1. Para los casos en que las respectivas Ordenanzas Fiscales se refieran a clasificación de calles por categorías o polígonos, a efectos de fijación de las correspondientes Tarifas o tipos impositivos, se aplicará la que figure en las mismas.
2. Cuando una calle no estuviera incluida en el índice de clasificación de vías públicas se le aplicará la categoría o polígono de la calle por la que tenga acceso, y si estas fueran varias, la de aquella cuya categoría sea más baja.
3. En aquellos tributos en los que resulta relevante para la determinación de la cuota, la ubicación de un determinado local y este se sitúe en pasajes, centros o galerías comerciales, se aplicará la categoría o el polígono de la calle por la que se acceda a dicho centro y en el caso de disponer de varios accesos, el de la vía de superior categoría o polígono.

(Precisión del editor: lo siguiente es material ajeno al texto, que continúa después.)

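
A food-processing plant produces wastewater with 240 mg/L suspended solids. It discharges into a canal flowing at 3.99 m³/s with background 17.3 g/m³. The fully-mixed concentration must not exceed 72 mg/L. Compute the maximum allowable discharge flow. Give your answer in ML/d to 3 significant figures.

Mass balance at complete mixing: C_std·(Q_w + Q_r) = Q_w·C_e + Q_r·C_b.
Rearranging, Q_w = Q_r·(C_std − C_b)/(C_e − C_std) = 3.99·(72 − 17.3) / (240 − 72) = 1.299 m³/s.
= 112.2 ML/d.

112 ML/d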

4. Se adjunta como anexo a esta Ordenanza Fiscal General el índice del callejero fiscal al efecto de la clasificación de las vías para la aplicación de los tributos aplicables a la Ciudad Autónoma de Melilla.
5. Se habilita al Consejo de Gobierno a la modificación y ampliación el callejero fiscal, previa propuesta del Consejero competente en materia de gestión tributaria y recaudación.
Disposiciones Adicionales
Disposición adicional primera. Las referencias y remisiones que esta Ordenanza hace a distintas normas legales y reglamentarias, deben entenderse efectuadas a las disposiciones de las mismas en cada momento vigentes.
Disposición adicional segunda. Se autoriza al Consejero competente en materia de gestión tributaria y recaudación para dictar cuantas instrucciones sean necesarias para la aplicación de la Ordenanza Fiscal General y las demás Ordenanzas Fiscales.
Disposición adicional tercera. Las referencias nominativas contenidas en esta Ordenanza se entenderán realizadas a los órganos que en cada momento tengan atribuidas las competencias y funciones en materia de tributaria.
Disposiciones derogatorias
Disposición derogatoria primera. Se derogan, de forma específica, las disposiciones o artículos que regulan en las distintas Ordenanzas Fiscales de la Ciudad Autónoma de Melilla la bonificación del 4 % de la cuota a favor de los sujetos pasivos que domicilien los diferentes tributos en una entidad financiera o anticipe su pago.
Disposición derogatoria segunda. A la entrada en vigor de esta Ordenanza queda derogada la Ordenanza Fiscal General (BOME Extraordinario 21 de 30 de diciembre de 2009).
Disposiciones finales
Disposición final primera. Los apartados 1, 2 y 3 del artículo 136 de esta Ordenanza Fiscal General de la Ciudad Autónoma de Melilla entrarán en vigor el 1 de junio de 2015, de acuerdo con lo establecido el artículo 26 y la Disposición Final undécima de la Ley 15/2014, de 16 de septiembre, de racionalización del Sector Público y otras medidas de reforma administrativa. Hasta la entrada en vigor de los apartados de dicho artículo será de aplicación la actual redacción del artículo 112 de la Ley 58/2003, de 17 de diciembre, General Tributaria.
Disposición final segunda. La presente Ordenanza entrará en vigor al día siguiente de su entera publicación.